A number of studies found wide variation in RWAs across banks that could be explained solely by differences in banks’ portfolios. This undermined comparability and confidence in capital ratios. The Basel Committee noted that banks had strong incentive to minimize risk weights when using internal model approaches to calculate capital requirements.

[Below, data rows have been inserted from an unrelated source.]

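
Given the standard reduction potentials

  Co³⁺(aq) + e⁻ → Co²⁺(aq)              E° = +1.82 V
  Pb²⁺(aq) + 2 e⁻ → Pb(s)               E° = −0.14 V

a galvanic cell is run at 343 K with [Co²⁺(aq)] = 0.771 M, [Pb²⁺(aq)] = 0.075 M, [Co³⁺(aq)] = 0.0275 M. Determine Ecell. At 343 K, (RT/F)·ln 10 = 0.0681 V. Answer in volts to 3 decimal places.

+1.900 V

Co³⁺/Co²⁺ is reduced (cathode, E° = +1.82 V) and Pb²⁺/Pb is oxidized (anode).
E°cell = +1.82 − (−0.14) = +1.96 V, with n = 2 electrons transferred.
Balancing gives 2 Co³⁺(aq) + Pb(s) → 2 Co²⁺(aq) + Pb²⁺(aq); hence Q = ([Co²⁺(aq)]^2·[Pb²⁺(aq)]) / [Co³⁺(aq)]^2 = 59 (log Q = 1.771).
E = E° − (0.0681/n)·log Q = +1.96 − (0.0681/2)(1.771) = +1.900 V.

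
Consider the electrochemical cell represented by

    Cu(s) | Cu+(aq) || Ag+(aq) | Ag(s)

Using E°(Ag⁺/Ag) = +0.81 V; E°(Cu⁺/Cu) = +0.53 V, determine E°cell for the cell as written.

By convention the left-hand electrode in cell notation is the anode (oxidation) and the right-hand electrode is the cathode (reduction).
E°cell = E°(right) − E°(left) = +0.81 − (+0.53) = +0.28 V.

+0.28 V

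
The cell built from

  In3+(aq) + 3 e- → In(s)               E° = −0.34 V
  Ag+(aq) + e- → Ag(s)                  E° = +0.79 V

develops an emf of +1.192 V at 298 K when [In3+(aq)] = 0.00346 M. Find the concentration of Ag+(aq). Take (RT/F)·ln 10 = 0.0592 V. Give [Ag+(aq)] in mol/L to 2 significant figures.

With Ag⁺/Ag at the cathode and In³⁺/In at the anode, E°cell = +0.79 − (−0.34) = +1.13 V (n = 3).
Rearranging E = E° − (0.0592/n)·log Q gives log Q = 3(+1.13 − (+1.192))/0.0592 = −3.142.
The balanced reaction is 3 Ag+(aq) + In(s) → 3 Ag(s) + In3+(aq), so Q = [In3+(aq)] / [Ag+(aq)]^3.
Isolating [Ag+(aq)] in Q = 10^{−3.142} yields log [Ag+(aq)] = 0.227, i.e. 1.7 M.

1.7 M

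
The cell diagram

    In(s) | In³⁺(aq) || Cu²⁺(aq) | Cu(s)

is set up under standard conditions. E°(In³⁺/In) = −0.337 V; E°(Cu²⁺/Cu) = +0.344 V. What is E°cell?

+0.681 V

By convention the left-hand electrode in cell notation is the anode (oxidation) and the right-hand electrode is the cathode (reduction).
E°cell = E°(right) − E°(left) = +0.344 − (−0.337) = +0.681 V.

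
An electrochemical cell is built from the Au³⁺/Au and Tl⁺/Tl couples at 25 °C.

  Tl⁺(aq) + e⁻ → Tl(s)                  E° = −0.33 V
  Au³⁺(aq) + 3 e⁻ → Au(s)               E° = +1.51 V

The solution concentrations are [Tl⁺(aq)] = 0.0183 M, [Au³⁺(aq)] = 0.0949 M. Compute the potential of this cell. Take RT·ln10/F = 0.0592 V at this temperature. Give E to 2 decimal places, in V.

Au³⁺/Au is reduced (cathode, E° = +1.51 V) and Tl⁺/Tl is oxidized (anode).
E°cell = +1.51 − (−0.33) = +1.84 V, with n = 3 electrons transferred.
Balancing gives Au³⁺(aq) + 3 Tl(s) → Au(s) + 3 Tl⁺(aq); hence Q = [Tl⁺(aq)]^3 / [Au³⁺(aq)] = 6.46×10^−5 (log Q = −4.190).
By the Nernst equation, E = +1.84 − (0.0592/3)·(−4.190) = +1.92 V.

+1.92 V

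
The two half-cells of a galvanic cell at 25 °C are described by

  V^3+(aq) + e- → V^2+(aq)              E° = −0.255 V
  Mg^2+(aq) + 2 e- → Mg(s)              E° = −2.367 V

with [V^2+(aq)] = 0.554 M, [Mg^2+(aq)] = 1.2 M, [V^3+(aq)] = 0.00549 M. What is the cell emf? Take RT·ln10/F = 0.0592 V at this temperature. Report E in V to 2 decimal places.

V³⁺/V²⁺ is reduced (cathode, E° = −0.255 V) and Mg²⁺/Mg is oxidized (anode).
The standard potential is −0.255 − (−2.367) = +2.112 V and the balanced reaction transfers n = 2 electrons.
Balancing gives 2 V^3+(aq) + Mg(s) → 2 V^2+(aq) + Mg^2+(aq); hence Q = ([V^2+(aq)]^2·[Mg^2+(aq)]) / [V^3+(aq)]^2 = 1.22×10^4 (log Q = 4.087).
By the Nernst equation, E = +2.112 − (0.0592/2)·(4.087) = +1.99 V.

+1.99 V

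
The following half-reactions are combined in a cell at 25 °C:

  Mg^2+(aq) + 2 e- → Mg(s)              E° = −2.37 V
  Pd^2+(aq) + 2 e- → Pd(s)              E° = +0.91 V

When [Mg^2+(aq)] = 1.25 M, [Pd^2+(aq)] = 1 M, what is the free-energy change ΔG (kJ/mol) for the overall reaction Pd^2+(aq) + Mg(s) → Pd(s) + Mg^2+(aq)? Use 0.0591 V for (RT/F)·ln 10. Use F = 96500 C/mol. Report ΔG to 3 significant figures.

The standard cell potential is +0.91 − (−2.37) = +3.28 V, with n = 2 electrons in the balanced equation.
Here Q = [Mg^2+(aq)] / [Pd^2+(aq)] = 1.25 (log Q = 0.097), giving E = +3.28 − (0.0591/2)·(0.097) = +3.2771 V.
Then ΔG = −nFE = −2 × 96500 × +3.2771 J/mol = −632 kJ/mol.

−632 kJ/mol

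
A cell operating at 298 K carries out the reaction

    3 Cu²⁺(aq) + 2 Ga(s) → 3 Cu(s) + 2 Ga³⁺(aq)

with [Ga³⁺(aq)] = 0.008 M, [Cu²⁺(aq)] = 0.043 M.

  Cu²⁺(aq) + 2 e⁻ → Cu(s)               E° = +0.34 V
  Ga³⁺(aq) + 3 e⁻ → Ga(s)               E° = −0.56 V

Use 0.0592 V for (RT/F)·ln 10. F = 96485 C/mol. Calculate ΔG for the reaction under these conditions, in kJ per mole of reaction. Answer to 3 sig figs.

With Cu²⁺/Cu reduced at the cathode, E°cell = +0.34 − (−0.56) = +0.90 V and n = 6.
Here Q = [Ga³⁺(aq)]^2 / [Cu²⁺(aq)]^3 = 0.805 (log Q = −0.094), giving E = +0.90 − (0.0592/6)·(−0.094) = +0.9009 V.
ΔG = −nFE = −(6)(96485)(+0.9009) J/mol = −522 kJ/mol.

−522 kJ/mol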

Single-Counterparty Credit Limits

The Federal Reserve Final Rule puts a hard cap limit on exposures. A bank’s credit exposure to unaffiliated counterparties is limited to 25% of the bank’s eligible capital base. Banks must aggregate credit exposures of any affiliates (counterparty also includes affiliates).  

Volcker Rule

On May 30, 2018, the Federal Reserve began the interagency rulemaking process by proposing revisions to the Volcker Rule implementing regulations and asking questions on potential additional changes. These revisions are an effort to simplify the rule and lessen the burden on affected banks. Key issues for trading firms include compliance regime, proprietary trading exemptions, and TOTUS.

Broker-Dealer Enforcement

The SEC enforcement focus is on Main Street and retail investors and ICO/cyber fraud, although there is an overall downward trend in enforcement activity. The SEC is experiencing a hiring freeze which is challenging resources and impacting its scope.

FINRA has seen restructuring and leadership changes, however its disciplinary action activity continues as usual. FINRA’s priorities center on more issue-focused sweeps and using exams to gain market insight. Predictions for future enforcement priorities include initial coin offerings and other cyber issues, sales of structured and complex products, anti-money laundering, and cybersecurity policies and procedures/data retention.  

Broker-Dealer and Investment Advisor Duties

In an effort to more clearly define the distinctions between broker-dealers and investment advisors, i.e., services offered, differing duties, and regulatory approach, the SEC issued a three-part proposal on May 9, 2018.

  • Regulation Best Interest: Broker-dealers making a recommendation to a retail customer must act in the “best interest” of the customer at the time the recommendation is made.
  • Investment Advisor Standard of Conduct: Details the federal fiduciary obligations of investment advisors.
  • Form CRS Relationship Summary: Requires broker-dealers and investment advisors to provide retail customers with a standardized relationship summary (Form CRS).

In light of this proposal, broker-dealers should assess whether their existing standardized disclosures are sufficient under the new standard. Additionally, broker-dealers should develop policies to affirmatively mitigate or eliminate material conflicts of interest arising from financial incentives associated with recommendations.